How often are large digital transformation programmes actually successful? Of course, project sponsors and the suppliers delivering the programme will always claim success when it’s obvious to the internal organisation and external observers that the programme is a mess. For the last 20 years we’ve seen large IT programmes fail to deliver the ROI that was aligned to the original investment case and the same can now be seen with Digital & Data programmes. So is there a better way?
Below are 4-steps to try something different when considering a digital transformation programme:
Step 1: Business-First
Often a data initiative is either:
- Senior leadership “top down” mandate,
- Tech looking for a problem to solve, or
- A “good idea” that builds momentum
These are all fine as the initial source for an initiative but should never deviate away from the business outcomes that the initiative will deliver. Any data initiative needs to be prioritised around a business case with some clear and measurable outcomes that the leadership team and the accountable person (see below) signs up to delivering.
The business case and the measurable benefits should be open and transparent and shared across the organisation. This transparency needs to be maintained throughout the initiative lifecycle so the organisation understands why it’s needed and can get behind it, throughout all the inevitable ups and downs.
For example, if an automation initiative will double productivity in 12 months to deliver to £4m revenue pa, at a cost of £500k, then the organisation should measure the productivity at the start, and at the end, so the organisation can see exactly how the business case has been met. The same with the cost of delivery.

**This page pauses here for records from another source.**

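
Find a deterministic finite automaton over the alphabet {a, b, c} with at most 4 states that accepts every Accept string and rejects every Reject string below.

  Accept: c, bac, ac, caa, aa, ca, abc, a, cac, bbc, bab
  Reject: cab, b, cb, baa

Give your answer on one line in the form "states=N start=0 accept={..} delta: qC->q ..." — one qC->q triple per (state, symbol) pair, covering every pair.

State merging on the prefix tree: take the shortest (then alphabetical) example prefix whose next move is undefined and point that move at state 0, else 1, else 2, ...; a target is out if some Accept/Reject pair would then sit in one state with the same input left (inseparable). If every existing state is out, open a new one.
a: 0a undefined. 0a->0: ok.
b: 0b undefined. 0b->0: no, aa/b meet in 0. Open state 1: 0b->1.
c: 0c undefined. 0c->0: ok.
ba: 1a undefined. 1a->0: no, c/baa meet in 0. 1a->1: ok.
bb: 1b undefined. 1b->0: ok.
abc: 1c undefined. 1c->0: ok.
All examples now run through 2 states with every (state, symbol) defined. Accept strings end in {0}, Reject strings end in {1}; accept={0}.

states=2 start=0 accept={0} delta: 0a->0 0b->1 0c->0 1a->1 1b->0 1c->0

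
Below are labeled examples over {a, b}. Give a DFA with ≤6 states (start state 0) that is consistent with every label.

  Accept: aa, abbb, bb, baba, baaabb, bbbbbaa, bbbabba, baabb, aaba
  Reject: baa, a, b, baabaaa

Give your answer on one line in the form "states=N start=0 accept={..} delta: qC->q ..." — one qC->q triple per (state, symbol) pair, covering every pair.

Fold the examples into a partial DFA from state 0: repeatedly fix the first undefined (state, symbol) met by the shortest-then-alphabetical prefix, trying targets in increasing order and rejecting any under which an Accept and a Reject string meet in one state with the same remainder; add a state when all current targets are rejected. Accepting states are where Accept strings end.
a: 0a undefined. 0a->0: no, aa/a meet in 0. Open state 1: 0a->1.
b: 0b undefined. 0b->0: no, aa/baa meet in 1 with "a" left. 0b->1: ok.
aa: 1a undefined. 1a->0: ok.
ab: 1b undefined. 1b->0: no, bbbbbaa/baa meet in 1. 1b->1: no, aa/baabaaa meet in 0. Open state 2: 1b->2.
abb: 2b undefined. 2b->0: no, abbb/baa meet in 1. 2b->1: no, bbbbbaa/baa meet in 1. 2b->2: ok.
bbba: 2a undefined. 2a->0: no, aa/baabaaa meet in 0. 2a->1: no, bbbabba/baa meet in 1. 2a->2: no, abbb/baabaaa meet in 2. Open state 3: 2a->3.
bbbab: 3b undefined. 3b->0: ok.
baabaa: 3a undefined. 3a->0: ok.
All examples now run through 4 states with every (state, symbol) defined. Accept strings end in {0,2}, Reject strings end in {1}; accept={0,2}.

states=4 start=0 accept={0,2} delta: 0a->1 0b->1 1a->0 1b->2 2a->3 2b->2 3a->0 3b->0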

This sounds obvious but unfortunately many data initiatives are implemented and no-one wishes to revisit the original investment case for fear of embarrassment. As they say: “Success has many parents, but failure is an orphan!”

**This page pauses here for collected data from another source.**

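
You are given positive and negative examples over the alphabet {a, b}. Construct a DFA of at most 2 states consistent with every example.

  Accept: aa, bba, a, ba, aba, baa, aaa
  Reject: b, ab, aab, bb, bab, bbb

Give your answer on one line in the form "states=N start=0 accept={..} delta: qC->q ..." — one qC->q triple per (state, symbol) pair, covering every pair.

states=2 start=0 accept={0} delta: 0a->0 0b->1 1a->0 1b->1

Fold the examples into a partial DFA from state 0: repeatedly fix the first undefined (state, symbol) met by the shortest-then-alphabetical prefix, trying targets in increasing order and rejecting any under which an Accept and a Reject string meet in one state with the same remainder; add a state when all current targets are rejected. Accepting states are where Accept strings end.
a: 0a undefined. 0a->0: ok.
b: 0b undefined. 0b->0: no, aa/b meet in 0. Open state 1: 0b->1.
ba: 1a undefined. 1a->0: ok.
bb: 1b undefined. 1b->0: no, aa/bb meet in 0. 1b->1: ok.
All examples now run through 2 states with every (state, symbol) defined. Accept strings end in {0}, Reject strings end in {1}; accept={0}.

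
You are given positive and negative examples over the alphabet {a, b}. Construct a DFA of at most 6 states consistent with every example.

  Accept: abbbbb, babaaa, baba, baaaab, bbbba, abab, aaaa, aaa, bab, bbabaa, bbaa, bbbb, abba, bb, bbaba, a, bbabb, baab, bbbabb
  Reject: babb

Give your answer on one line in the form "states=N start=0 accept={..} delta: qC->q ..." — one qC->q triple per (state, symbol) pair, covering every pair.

states=4 start=0 accept={0,1,2} delta: 0a->0 0b->1 1a->1 1b->2 2a->0 2b->3 3a->0 3b->0

Grow the machine one transition at a time. Run the examples from 0; the earliest place one falls off (shortest prefix, ties alphabetical) gets sent to the lowest-numbered state that keeps every Accept/Reject pair distinguishable — a pair clashes when both reach the same state with identical unread suffix — and to a fresh state only if none does.
a: 0a undefined. 0a->0: ok.
b: 0b undefined. 0b->0: no, abbbbb/babb meet in 0. Open state 1: 0b->1.
ba: 1a undefined. 1a->0: no, bb/babb meet in 1 with "b" left. 1a->1: ok.
bb: 1b undefined. 1b->0: no, abbbbb/babb meet in 1. 1b->1: no, abbbbb/babb meet in 1. Open state 2: 1b->2.
bba: 2a undefined. 2a->0: ok.
bbb: 2b undefined. 2b->0: no, babaaa/babb meet in 0. 2b->1: no, abbbbb/babb meet in 1. 2b->2: no, abbbbb/babb meet in 2. Open state 3: 2b->3.
bbba: 3a undefined. 3a->0: ok.
bbbb: 3b undefined. 3b->0: ok.
All examples now run through 4 states with every (state, symbol) defined. Accept strings end in {0,1,2}, Reject strings end in {3}; accept={0,1,2}.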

Step 2: Have True Accountability
In principle (i.e., in the absence of exceptional circumstances) would someone lose their job if those business outcomes are not achieved? If not, then they’re not truly accountable and the organisation will simply bend to accommodate failure.

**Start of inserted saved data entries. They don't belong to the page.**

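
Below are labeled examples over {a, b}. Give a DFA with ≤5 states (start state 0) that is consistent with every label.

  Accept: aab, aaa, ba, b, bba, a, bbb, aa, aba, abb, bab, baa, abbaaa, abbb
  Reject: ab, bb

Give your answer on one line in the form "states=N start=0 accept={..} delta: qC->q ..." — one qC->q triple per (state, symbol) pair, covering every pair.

Grow the machine one transition at a time. Run the examples from 0; the earliest place one falls off (shortest prefix, ties alphabetical) gets sent to the lowest-numbered state that keeps every Accept/Reject pair distinguishable — a pair clashes when both reach the same state with identical unread suffix — and to a fresh state only if none does.
a: 0a undefined. 0a->0: no, aab/ab meet in 0 with "b" left. Open state 1: 0a->1.
b: 0b undefined. 0b->0: no, b/bb meet in 0. 0b->1: ok.
aa: 1a undefined. 1a->0: ok.
ab: 1b undefined. 1b->0: no, ba/ab meet in 0. 1b->1: no, aab/ab meet in 1. Open state 2: 1b->2.
aba: 2a undefined. 2a->0: ok.
abb: 2b undefined. 2b->0: ok.
All examples now run through 3 states with every (state, symbol) defined. Accept strings end in {0,1}, Reject strings end in {2}; accept={0,1}.

states=3 start=0 accept={0,1} delta: 0a->1 0b->1 1a->0 1b->2 2a->0 2b->0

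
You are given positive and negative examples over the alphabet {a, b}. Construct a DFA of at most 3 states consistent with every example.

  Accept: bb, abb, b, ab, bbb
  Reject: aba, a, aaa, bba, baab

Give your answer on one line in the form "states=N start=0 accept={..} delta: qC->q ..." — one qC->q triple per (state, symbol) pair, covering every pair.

State merging on the prefix tree: take the shortest (then alphabetical) example prefix whose next move is undefined and point that move at state 0, else 1, else 2, ...; a target is out if some Accept/Reject pair would then sit in one state with the same input left (inseparable). If every existing state is out, open a new one.
a: 0a undefined. 0a->0: ok.
b: 0b undefined. 0b->0: no, bb/aba meet in 0. Open state 1: 0b->1.
ba: 1a undefined. 1a->0: no, b/baab meet in 1. 1a->1: no, bb/baab meet in 1 with "b" left. Open state 2: 1a->2.
bb: 1b undefined. 1b->0: no, bb/a meet in 0. 1b->1: ok.
baa: 2a undefined. 2a->0: no, bb/baab meet in 1. 2a->1: no, bb/baab meet in 1. 2a->2: ok.
baab: 2b undefined. 2b->0: ok.
All examples now run through 3 states with every (state, symbol) defined. Accept strings end in {1}, Reject strings end in {0,2}; accept={1}.

states=3 start=0 accept={1} delta: 0a->0 0b->1 1a->2 1b->1 2a->2 2b->0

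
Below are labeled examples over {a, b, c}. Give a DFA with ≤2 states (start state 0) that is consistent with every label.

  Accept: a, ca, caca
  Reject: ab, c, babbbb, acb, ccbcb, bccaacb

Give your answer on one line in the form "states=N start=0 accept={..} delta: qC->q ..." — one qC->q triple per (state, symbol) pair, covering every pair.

states=2 start=0 accept={0} delta: 0a->0 0b->1 0c->1 1a->0 1b->1 1c->0

Fold the examples into a partial DFA from state 0: repeatedly fix the first undefined (state, symbol) met by the shortest-then-alphabetical prefix, trying targets in increasing order and rejecting any under which an Accept and a Reject string meet in one state with the same remainder; add a state when all current targets are rejected. Accepting states are where Accept strings end.
a: 0a undefined. 0a->0: ok.
b: 0b undefined. 0b->0: no, a/ab meet in 0. Open state 1: 0b->1.
c: 0c undefined. 0c->0: no, a/c meet in 0. 0c->1: ok.
ba: 1a undefined. 1a->0: ok.
bc: 1c undefined. 1c->0: ok.
acb: 1b undefined. 1b->0: no, a/babbbb meet in 0. 1b->1: ok.
All examples now run through 2 states with every (state, symbol) defined. Accept strings end in {0}, Reject strings end in {1}; accept={0}.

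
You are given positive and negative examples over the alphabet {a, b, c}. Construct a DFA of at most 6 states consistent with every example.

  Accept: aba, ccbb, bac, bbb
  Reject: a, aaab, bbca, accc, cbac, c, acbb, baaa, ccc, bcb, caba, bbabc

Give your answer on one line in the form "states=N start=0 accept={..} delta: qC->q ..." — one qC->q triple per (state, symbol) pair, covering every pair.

states=5 start=0 accept={3} delta: 0a->0 0b->1 0c->2 1a->3 1b->2 1c->0 2a->1 2b->3 2c->4 3a->0 3b->0 3c->3 4a->0 4b->2 4c->0

Fold the examples into a partial DFA from state 0: repeatedly fix the first undefined (state, symbol) met by the shortest-then-alphabetical prefix, trying targets in increasing order and rejecting any under which an Accept and a Reject string meet in one state with the same remainder; add a state when all current targets are rejected. Accepting states are where Accept strings end.
a: 0a undefined. 0a->0: ok.
b: 0b undefined. 0b->0: no, aba/a meet in 0. Open state 1: 0b->1.
c: 0c undefined. 0c->0: no, aba/caba meet in 1 with "a" left. 0c->1: no, bbb/acbb meet in 1 with "bb" left. Open state 2: 0c->2.
ba: 1a undefined. 1a->0: no, aba/a meet in 0. 1a->1: no, aba/aaab meet in 1. 1a->2: no, aba/c meet in 2. Open state 3: 1a->3.
bb: 1b undefined. 1b->0: no, bbb/aaab meet in 1. 1b->1: no, bbb/aaab meet in 1. 1b->2: ok.
bc: 1c undefined. 1c->0: ok.
ca: 2a undefined. 2a->0: no, aba/caba meet in 3. 2a->1: ok.
cb: 2b undefined. 2b->0: no, bbb/a meet in 0. 2b->1: no, bac/cbac meet in 3 with "c" left. 2b->2: no, bbb/c meet in 2. 2b->3: ok.
cc: 2c undefined. 2c->0: no, ccbb/accc meet in 2. 2c->1: no, aba/bbca meet in 3. 2c->2: no, ccbb/acbb meet in 3 with "b" left. 2c->3: no, aba/bbabc meet in 3. Open state 4: 2c->4.
baa: 3a undefined. 3a->0: ok.
bac: 3c undefined. 3c->0: no, bac/a meet in 0. 3c->1: no, bac/aaab meet in 1. 3c->2: no, bac/cbac meet in 2. 3c->3: ok.
ccb: 4b undefined. 4b->0: no, ccbb/aaab meet in 1. 4b->1: no, ccbb/cbac meet in 2. 4b->2: ok.
ccc: 4c undefined. 4c->0: ok.
acbb: 3b undefined. 3b->0: ok.
bbca: 4a undefined. 4a->0: ok.
All examples now run through 5 states with every (state, symbol) defined. Accept strings end in {3}, Reject strings end in {0,1,2,4}; accept={3}.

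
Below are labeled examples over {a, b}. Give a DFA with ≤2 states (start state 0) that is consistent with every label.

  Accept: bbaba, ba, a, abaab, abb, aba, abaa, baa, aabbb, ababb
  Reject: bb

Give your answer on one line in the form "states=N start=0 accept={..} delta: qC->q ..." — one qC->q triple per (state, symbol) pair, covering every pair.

Fold the examples into a partial DFA from state 0: repeatedly fix the first undefined (state, symbol) met by the shortest-then-alphabetical prefix, trying targets in increasing order and rejecting any under which an Accept and a Reject string meet in one state with the same remainder; add a state when all current targets are rejected. Accepting states are where Accept strings end.
a: 0a undefined. 0a->0: no, abb/bb meet in 0 with "bb" left. Open state 1: 0a->1.
b: 0b undefined. 0b->0: ok.
aa: 1a undefined. 1a->0: no, baa/bb meet in 0. 1a->1: ok.
ab: 1b undefined. 1b->0: no, abaab/bb meet in 0. 1b->1: ok.
All examples now run through 2 states with every (state, symbol) defined. Accept strings end in {1}, Reject strings end in {0}; accept={1}.

states=2 start=0 accept={1} delta: 0a->1 0b->0 1a->1 1b->1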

These individuals need to be paid well and/or incentivised for holding that level of personal risk. Only with true accountability will the person not just care about the outcome but will also care about every step of the journey along the way from process to suppliers, to the team working on the project.
Step 3: Start small and build
Any change will be difficult, and it is therefore worth the effort to work through the following steps:
- proof of concept – to demonstrate the initiative could work
- proof of value – to demonstrate the business value and build a business case to justify investment
- trial – to deliver on a small scale
- transition to scale – a staged approach to enterprise roll-out
- production – the final switch to an enterprise-level switch
Noting the Accountability requirement, from at (a) to (c) above – there should be a no-blame approach should the delivery not live up to expectations. It’s designed to fail fast and therefore save on enterprise level costs.
The final sign-off is before (d) and, by then, the team needs to be enhanced with a broad range of subject matter experts including cultural change and communication, as well as the more traditional enterprise level integration skills.
Step 4: Vendor-neutral work streams
Allowing suppliers to lock you into their technology or services is the worst thing a customer can do unless there is an incentivised contract that works for both parties. By creating work-streams that demand interoperability, using something like open data standards, a customer can maintain a competitive tension in the programme and have the benefit from multiple expert industry relationships.
If the business case has been completed correctly, there is no confusion when it comes to the value that each work-stream needs to deliver. Industry can then innovate as suppliers know exactly what the customer is trying to achieve and why that is of value. This will move away from requirements-based procurements when no-one quite knows why the requirements were written or, even worse, when the written requirements won’t deliver the business value envisaged.
There are plenty of great examples of delivery in the public and private sector. This blog doesn’t aim to replace any processes around solution or product delivery just offering 4 simple steps that could save time and cost, whilst keeping the focus on operational challenges, opportunities, and strategy.